With French baroque opera all but banished from the UK’s major opera companies, it’s left to concert halls and country houses to fill the void. There’s a full-length treat ahead this summer with Rameau’s opéra-ballet Les Indes Galantes at Hampshire’s Grange Festival, but first Temple Music served up an amuse-bouche from Christian Curnyn and his Early Opera Company.
Before there was George Bernard Shaw (or My Fair Lady, for that matter) there was Rameau’s take on the myth of Pygmalion – the artist so in love with his own creation that she comes to life. The composer’s one-act opera is the perfect mouthful of a genre English audiences still treat with suspicion: a drama-in-miniature framed in some of the composer’s loveliest dance-music.
For so compact a drama (just four characters, including the Statue) the emotional stakes are surprisingly high, largely owing to an extraordinarily virtuosic sequence of arias and ariosos for Pygmalion himself (a high-stakes, high-wire role for haute-contre) starting with “Fatal Amour!” and finishing with “Régne Amour”. Any performance stands or falls with Pygmalion, and here it wobbled a little.
British tenor Samuel Boden has a sweet, flexible instrument that floats easily above the stave, capable of wriggling dextrously through even the densest thicket of semiquavers. But this wasn’t the best night for singer, visibly and audibly tense. Balance in Middle Temple Hall is a tricky affair, but strings frequently overpowered Boden, happiest in the knotty emotion of the initial languishing than the later celebration of Love’s power. “Régne Amour” never quite found the brilliance or power this unapologetic display of vocal pyrotechnics demands. Rising sopranos Jessica Cale and Lauren Lodge-Campbell did lively battle as love-rivals Céphise (Pygmalion’s neglected girlfriend) and the Statue – Cale’s warmer, fuller voice a foil to Lodge-Campbell’s silvery clarity. But Rachel Redmond’s charismatic Amour, fizzing with mischievous energy, took the laurels. “Jeux es Ris” sparkled and danced, eddying on the currents of strings and woodwind, at one with Curnyn’s ensemble (Redmond pictured above by Chris Wallace).

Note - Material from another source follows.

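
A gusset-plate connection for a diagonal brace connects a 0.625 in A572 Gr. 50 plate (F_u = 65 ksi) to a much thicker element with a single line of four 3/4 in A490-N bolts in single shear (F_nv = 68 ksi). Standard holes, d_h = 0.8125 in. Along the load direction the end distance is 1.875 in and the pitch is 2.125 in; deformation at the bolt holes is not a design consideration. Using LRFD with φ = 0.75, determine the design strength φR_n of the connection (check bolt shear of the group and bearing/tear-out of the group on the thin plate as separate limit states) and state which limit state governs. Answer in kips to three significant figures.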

At the centre of the opera is a sequence of dances. Amour summons the Graces, who instruct the Statue in movement, sliding gracefully from mood to mood. Both here and in the preceding transformation scene, with its ravishing musical metamorphosis, the orchestra is in the spotlight. Curnyn’s rhythms were all groove and snap, from pomp to languor and back in an instant, his band alert and responsive, iridescent with shifting colours. The opera’s closing pair of dances: the lovely “Air gracieux” and the rollicking “Contredanse” (gilded with tambourine) sent us out in style.
Things were less in focus in the orchestral suite from Les Boréades. The concert’s colourful opener took time to settle, feeling under-rehearsed. Balance and tuning weren’t helped by the space, knocked off kilter occasionally by the glorious rusticity of Ursula Paludan Monberg and Peter Moutoussis’s horns – full-throttle in Rameau’s filmic “Suite des vents”, aided and abetted by Scott Bywater’s percussion.
This is music with no need for staging: Rameau does it all in the score. The opera house’s loss is the concert hall’s gain, and with advocacy of Curnyn and the like hopefully we’ll get the chance to hear more of these glorious works.